Maud Hart Lovelace

Although Maud Hart Lovelace is said to have been a writer from the time she could hold a pencil, published her first short story at the age of 18, and wrote a number of historical novels, it wasn’t until the Mankato native began telling daughter Merian the stories of her own childhood that she found her true calling.

She gave herself and her childhood friends fictional names, and renamed Mankato “Deep Valley” in her beloved Betsy-Tacy children’s books. The stories, featuring an independent, talented, and fun-loving – but not beautiful – heroine, are amazingly true to life.

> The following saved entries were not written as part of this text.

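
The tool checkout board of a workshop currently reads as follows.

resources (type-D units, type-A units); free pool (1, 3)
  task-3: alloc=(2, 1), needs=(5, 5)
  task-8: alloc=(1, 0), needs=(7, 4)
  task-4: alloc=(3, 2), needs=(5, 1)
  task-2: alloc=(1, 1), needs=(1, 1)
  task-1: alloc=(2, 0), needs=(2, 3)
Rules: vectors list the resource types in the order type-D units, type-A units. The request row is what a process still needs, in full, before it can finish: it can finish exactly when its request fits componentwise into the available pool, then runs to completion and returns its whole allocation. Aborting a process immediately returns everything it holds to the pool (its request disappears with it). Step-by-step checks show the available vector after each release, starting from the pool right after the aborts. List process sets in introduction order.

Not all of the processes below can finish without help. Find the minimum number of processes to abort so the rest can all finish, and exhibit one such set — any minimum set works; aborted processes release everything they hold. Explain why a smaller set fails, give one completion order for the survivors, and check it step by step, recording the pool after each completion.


Abort task-8.
Key observation: task-4 could never have finished before the abort; with (1, 0) returned by task-8, it fits at step 3.
Minimality: the empty abort set fails — the state is deadlocked as it stands.
One survivor order: task-2, task-1, task-4, task-3. Walking it through (post-abort pool first):
  pool = (2, 3)
  run task-2 (needs (1, 1), free (2, 3)); after release of (1, 1) the pool is (3, 4)
  run task-1 (needs (2, 3), free (3, 4)); after release of (2, 0) the pool is (5, 4)
  run task-4 (needs (5, 1), free (5, 4)); after release of (3, 2) the pool is (8, 6)
  run task-3 (needs (5, 5), free (8, 6)); after release of (2, 1) the pool is (10, 7)


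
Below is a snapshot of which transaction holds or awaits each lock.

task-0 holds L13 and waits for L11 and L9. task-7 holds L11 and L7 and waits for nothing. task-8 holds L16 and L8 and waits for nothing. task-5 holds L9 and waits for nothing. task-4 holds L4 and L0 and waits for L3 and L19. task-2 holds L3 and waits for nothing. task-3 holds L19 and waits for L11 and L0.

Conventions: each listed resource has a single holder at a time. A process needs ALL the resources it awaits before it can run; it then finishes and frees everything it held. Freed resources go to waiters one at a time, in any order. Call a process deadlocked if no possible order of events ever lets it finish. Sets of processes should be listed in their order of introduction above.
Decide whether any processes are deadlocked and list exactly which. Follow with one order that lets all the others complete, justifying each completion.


Deadlocked: task-4 and task-3.
Key observation: nobody on the ring task-4 -> task-3 -> task-4 can start until another member finishes, which never happens; no other process is dragged down with it.
One completion order for the rest: task-5, task-8, task-7, task-0, task-2.
Check, step by step:
  run task-5 (it waits on nothing); releases L9
  run task-8 (it waits on nothing); releases L16 and L8
  run task-7 (it waits on nothing); releases L11 and L7
  run task-0 (all its waits — L11 and L9 — are resolved); releases L13
  run task-2 (it waits on nothing); releases L3


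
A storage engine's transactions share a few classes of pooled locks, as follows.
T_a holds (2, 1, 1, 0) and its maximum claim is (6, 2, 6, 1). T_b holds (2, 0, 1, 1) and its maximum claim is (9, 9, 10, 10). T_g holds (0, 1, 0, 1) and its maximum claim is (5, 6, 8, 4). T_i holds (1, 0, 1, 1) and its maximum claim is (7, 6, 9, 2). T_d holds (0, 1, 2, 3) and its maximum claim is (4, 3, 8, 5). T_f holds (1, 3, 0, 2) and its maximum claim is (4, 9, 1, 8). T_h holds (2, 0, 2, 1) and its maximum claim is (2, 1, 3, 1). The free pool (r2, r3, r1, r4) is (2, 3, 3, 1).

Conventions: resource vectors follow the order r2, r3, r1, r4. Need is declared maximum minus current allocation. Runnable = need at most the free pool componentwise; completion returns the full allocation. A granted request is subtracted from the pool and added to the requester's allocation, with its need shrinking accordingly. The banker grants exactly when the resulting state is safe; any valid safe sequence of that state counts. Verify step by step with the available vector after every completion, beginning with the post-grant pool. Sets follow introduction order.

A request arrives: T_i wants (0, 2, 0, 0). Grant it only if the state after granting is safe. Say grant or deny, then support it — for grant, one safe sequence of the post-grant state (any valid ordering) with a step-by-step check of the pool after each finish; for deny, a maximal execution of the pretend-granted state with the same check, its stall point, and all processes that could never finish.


DENY: after the grant no complete ordering would exist.
Key observation: no order helps: past T_h, T_a, T_d, the free pool tops out at (6, 3, 8, 5), below what each blocked process needs in r3.
After a pretend grant, a maximal execution: T_h, T_a, T_d — then nothing else fits. Walking it through:
  pool = (2, 1, 3, 1)
  T_h needs (0, 1, 1, 0) <= (2, 1, 3, 1) -> finishes; pool += (2, 0, 2, 1) = (4, 1, 5, 2)
  T_a needs (4, 1, 5, 1) <= (4, 1, 5, 2) -> finishes; pool += (2, 1, 1, 0) = (6, 2, 6, 2)
  T_d needs (4, 2, 6, 2) <= (6, 2, 6, 2) -> finishes; pool += (0, 1, 2, 3) = (6, 3, 8, 5)
  blocked: T_b wants (7, 9, 9, 9), pool (6, 3, 8, 5) — not enough r2, r3, r1 and r4
  blocked: T_g wants (5, 5, 8, 3), pool (6, 3, 8, 5) — not enough r3
  blocked: T_i wants (6, 4, 8, 1), pool (6, 3, 8, 5) — not enough r3
  blocked: T_f wants (3, 6, 1, 6), pool (6, 3, 8, 5) — not enough r3 and r4
Had the request been granted, T_b, T_g, T_i and T_f could never finish.


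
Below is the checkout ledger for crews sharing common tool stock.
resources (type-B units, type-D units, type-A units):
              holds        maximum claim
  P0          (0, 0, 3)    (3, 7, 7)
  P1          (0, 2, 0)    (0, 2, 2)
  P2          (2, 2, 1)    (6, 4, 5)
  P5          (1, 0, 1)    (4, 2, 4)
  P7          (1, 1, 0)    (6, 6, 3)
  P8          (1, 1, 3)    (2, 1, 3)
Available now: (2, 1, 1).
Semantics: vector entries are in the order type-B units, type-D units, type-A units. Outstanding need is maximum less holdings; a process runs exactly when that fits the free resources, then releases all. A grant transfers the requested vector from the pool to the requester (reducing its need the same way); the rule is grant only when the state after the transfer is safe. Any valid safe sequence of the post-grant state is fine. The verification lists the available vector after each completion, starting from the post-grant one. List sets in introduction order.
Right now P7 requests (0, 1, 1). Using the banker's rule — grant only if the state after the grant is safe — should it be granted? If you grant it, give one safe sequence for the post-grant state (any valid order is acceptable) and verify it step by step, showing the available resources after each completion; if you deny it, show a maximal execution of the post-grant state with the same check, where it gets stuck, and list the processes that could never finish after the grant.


GRANT. The post-grant state is safe; one safe sequence: P8, P1, P5, P2, P7, P0.
Key observation: the grant leaves (2, 0, 0) free — enough for P8, whose release restarts the cascade.
Check on the post-grant state, step by step:
  pool = (2, 0, 0)
  P8 needs (1, 0, 0) <= (2, 0, 0) -> finishes; pool += (1, 1, 3) = (3, 1, 3)
  P1 needs (0, 0, 2) <= (3, 1, 3) -> finishes; pool += (0, 2, 0) = (3, 3, 3)
  P5 needs (3, 2, 3) <= (3, 3, 3) -> finishes; pool += (1, 0, 1) = (4, 3, 4)
  P2 needs (4, 2, 4) <= (4, 3, 4) -> finishes; pool += (2, 2, 1) = (6, 5, 5)
  P7 needs (5, 4, 2) <= (6, 5, 5) -> finishes; pool += (1, 2, 1) = (7, 7, 6)
  P0 needs (3, 7, 4) <= (7, 7, 6) -> finishes; pool += (0, 0, 3) = (7, 7, 9)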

The 10 books begin when Betsy is 5 and end with Betsy’s Wedding.

As Betsy-Tacy fans know, Betsy lived in Minneapolis as a young adult with her close friends Tacy and Tib. Lovelace briefly attended the University of Minnesota before leaving for a long European tour, shortened by the advent of World War I. Soon after arriving home, she met and married writer Delos Lovelace. After the war ended, they briefly made their home in Minneapolis before moving to New York, where their daughter Merian was born in 1931 when Maud Hart Lovelace was 39 years old.

Writer Anna Quindlen, a Lovelace fan, once referred to the fictional Betsy Ray as a “feminist icon,” and generations of children’s authors have been influenced by the books.

“I think the Betsy-Tacy books are based very closely on fact,” says Mankato historian Julie Schrader. Schrader is director of the Maud Hart Lovelace Society, which has 1,500 members and has spearheaded buying and beginning the restoration of “Tacy’s” and “Betsy’s” houses in Mankato. “Lovelace did so much research to make sure they were historically accurate.”

Children’s literature consultant and former librarian Kathleen Baxter is a Betsy-Tacy expert who corresponded with Lovelace beginning when she was 11 or 12. She is a founder of the Maud Hart Lovelace Society – and, though the newest generation of Betsy-Tacy fans don’t know it, this group was instrumental in getting the books back into print. “We worked for 10 years, at least,” Baxter says. “When they started reissuing them, we bought thousands and sold them at cost, just to keep them in print.

“They are so well written. They are timeless.”